Par certains aspects de l’intrigue, les Natchez sont encore un roman noir. Il n’y manque ni les reconnaissances ni les scènes de carnage. La cruauté même y dépasse celle du roman noir pour s’achever dans un sadisme authentique. L’appel du néant, les voluptés de la souillure et des tortures, un personnage comme le traître Onduré y marquent bien que Chateaubriand appartient à la même génération que le marquis de Sade. Dans la lettre qu’il adresse à Céluta, son épouse délaissée, René aspire à mêler des voluptés à la mort, savourant le malheur qu’il impose à tout ce qui l’approche. C’est déjà le ton d’Amour et vieillesse, cet étonnant fragment de l’âge mûr. Il existe un cycle de Chactas, puisqu’il reparaît dans Atala et René. Dans ces deux poèmes, il n’est plus le guerrier redoutable mais le vieillard assis sur les bords du Meschacebé, aveugle comme Homère, et qui raconte un amour inoubliable ou qui écoute les troubles confidences du jeune Européen réfugié chez les Sauvages. Ainsi, les structures, comme les personnages, se correspondent.

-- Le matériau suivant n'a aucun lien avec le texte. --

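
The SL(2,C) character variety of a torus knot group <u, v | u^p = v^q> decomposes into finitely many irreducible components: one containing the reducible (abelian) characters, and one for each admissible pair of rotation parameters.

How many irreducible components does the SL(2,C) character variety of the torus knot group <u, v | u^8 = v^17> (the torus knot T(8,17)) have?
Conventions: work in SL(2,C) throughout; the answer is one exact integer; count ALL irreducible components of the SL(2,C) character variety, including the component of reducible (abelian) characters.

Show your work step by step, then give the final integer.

57

In the torus knot group T(8,17), u^8 = v^17 is central, so an irreducible representation sends it to +I or -I (Schur).
So on each irreducible component the traces are pinned: tr(u) = 2*cos(pi*alpha/8) with 1 <= alpha <= 7, tr(v) = 2*cos(pi*beta/17) with 1 <= beta <= 16.
The two central values (-1)^alpha I and (-1)^beta I must be the same matrix, so alpha and beta share a parity.
Enumerate parity-matched pairs: 4*8 odd-odd plus 3*8 even-even gives 56.
Total: 56 irreducible-character components + 1 reducible (abelian) component = 57.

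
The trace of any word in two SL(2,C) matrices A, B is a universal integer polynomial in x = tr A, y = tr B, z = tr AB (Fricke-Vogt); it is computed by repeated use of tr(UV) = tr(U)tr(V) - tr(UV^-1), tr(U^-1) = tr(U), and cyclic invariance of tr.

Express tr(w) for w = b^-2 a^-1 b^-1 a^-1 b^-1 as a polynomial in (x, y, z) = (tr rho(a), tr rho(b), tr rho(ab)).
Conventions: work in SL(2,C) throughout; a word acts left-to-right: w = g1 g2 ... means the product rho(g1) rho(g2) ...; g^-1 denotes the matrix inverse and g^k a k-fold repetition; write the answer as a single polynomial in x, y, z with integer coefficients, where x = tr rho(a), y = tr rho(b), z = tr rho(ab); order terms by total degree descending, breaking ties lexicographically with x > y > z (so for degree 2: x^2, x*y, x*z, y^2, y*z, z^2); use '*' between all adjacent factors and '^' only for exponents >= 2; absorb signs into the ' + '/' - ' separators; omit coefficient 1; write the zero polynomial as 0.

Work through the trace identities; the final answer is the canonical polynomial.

y^2*z^2 - x*y*z - y^2 - z^2 + 2

so trace(b^-1) = trace(b) = y
trace(b^-1 a) = trace(a) trace(b) - trace(a b)   [inverse elimination on b] = x*y - z
reduce: trace(a^-1 b^-1) = trace(b^-1) trace(a) - trace(b^-1 a)   [inverse elimination on a] = z
so trace(b^-2 a^-1) = trace(a^-1 b^-1) trace(b) - trace(a^-1)   [inverse elimination on b] = y*z - x
reduce: trace(b^-2) = trace(b^-1) trace(b) - trace(1)   [inverse elimination on b] = y^2 - 2
trace(a^-1 b^-2 a^-1) = trace(b^-2 a^-1) trace(a) - trace(b^-2)   [inverse elimination on a] = x*y*z - x^2 - y^2 + 2
trace(a b a) = trace(a) trace(b a) - trace(b)   [square of a] = x*z - y
trace(a b a b) = trace(b a) trace(b a) - trace(1)   [split at a repeated b] = z^2 - 2
so trace(b^-1 a b a) = trace(a b a) trace(b) - trace(a b a b)   [inverse elimination on b] = x*y*z - y^2 - z^2 + 2
so trace(b a^-1 b^-1 a) = trace(b^-1 a b) trace(a) - trace(b^-1 a b a)   [inverse elimination on a] = -x*y*z + x^2 + y^2 + z^2 - 2
trace(b^-1 a^-1 b a^-1) = trace(b a^-1 b^-1) trace(a) - trace(b a^-1 b^-1 a)   [inverse elimination on a] = x*y*z - y^2 - z^2 + 2
trace(a^-1 b a^-1) = trace(b a^-1) trace(a) - trace(b)   [inverse elimination on a] = x^2*y - x*z - y
trace(a^-1 b^-2 a^-1 b) = trace(b^-1 a^-1 b a^-1) trace(b) - trace(b^-1 a^-1 b a^-1 b)   [inverse elimination on b] = x*y^2*z - x^2*y - y^3 - y*z^2 + x*z + 3*y
so trace(b^-1 a^-1 b^-1 a^-1 b^-1) = trace(a^-1 b^-2 a^-1) trace(b) - trace(a^-1 b^-2 a^-1 b)   [inverse elimination on b] = y*z^2 - x*z - y
reduce: trace(b^-2 a^-1 b^-1 a^-1 b^-1) = trace(b^-1 a^-1 b^-1 a^-1 b^-1) trace(b) - trace(b^-1 a^-1 b^-1 a^-1)   [inverse elimination on b] = y^2*z^2 - x*y*z - y^2 - z^2 + 2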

Atala, semi-indienne, semi-espagnole, ne pourra se donner à Chactas, qu’elle aime, parce qu’à sa naissance sa mère chrétienne l’a vouée à la pureté. Victime de préjugés, elle s’empoisonnera par crainte de succomber, portant la fatalité des problèmes dont se préoccupaient les contemporains de Voltaire et de Rousseau, tels que le suicide et la cruauté des vœux éternels. Mais Atala n’est pas seulement une mise en images de la philosophie des lumières, c’est aussi l’illustration de la pensée religieuse et coloniale de Chateaubriand. Il y développe ses idées sur la valeur pratique de la religion, qui civilise, épure les mœurs et contribue au progrès de l’esprit. Par-dessus tout, Atala reste une peinture de Tailleurs. Dans des pays où Chateaubriand n’est jamais allé, où tout n’est qu’ordre, luxe et beauté, et qu’il a construits par sa seule volonté, au moyen de lectures dont les érudits ont fait le compte, se dessinent déjà les rêves de Baudelaire, et la pirogue d’Atala découvre, avant le « Bateau ivre », d’incroyables Florides.


Du déisme à la conversion

La conversion de Chateaubriand n’a pas fait couler moins d’encre que son voyage en Amérique. Non sans raison, puisque les motifs qu’il en donne dans les Mémoires d’outre-tombe ne convainquent guère. Il nous assure qu’il a retrouvé la foi après avoir appris en exil, par une lettre de sa sœur, Mme de Farcy, la mort de leur mère, que désolait son libertinage. Or, la lettre de sa sœur ne lui serait parvenue qu’après la mort de cette dernière. Aussi, pour effacer l’Essai sur les révolutions, il écrivit, en manière de rétractation, le Génie du christianisme. Peut-être n’a-t-on pas assez remarqué la prudence avec laquelle l’écrivain parle de son retour à la foi. Il précise qu’il ne céda pas à « de grandes lumières surnaturelles ». Rien chez lui ne rappelle Pascal, rien n’annonce Claudel. Faut-il voir dans cette conversion une pure manifestation d’opportunisme, et dans le Génie une œuvre de circonstance, comme l’ont répété tant de critiques, de Sainte-Beuve à Henri Guillemin ? Sans doute le Génie paraît au lendemain du Concordat, le jour même où les églises rouvrent, et ce sont précisément les beautés du culte catholique que l’auteur met en lumière. Mais le lien entre l’Essai et le Génie paraît assez visible pour qu’on les puisse rapprocher autant qu’on les oppose.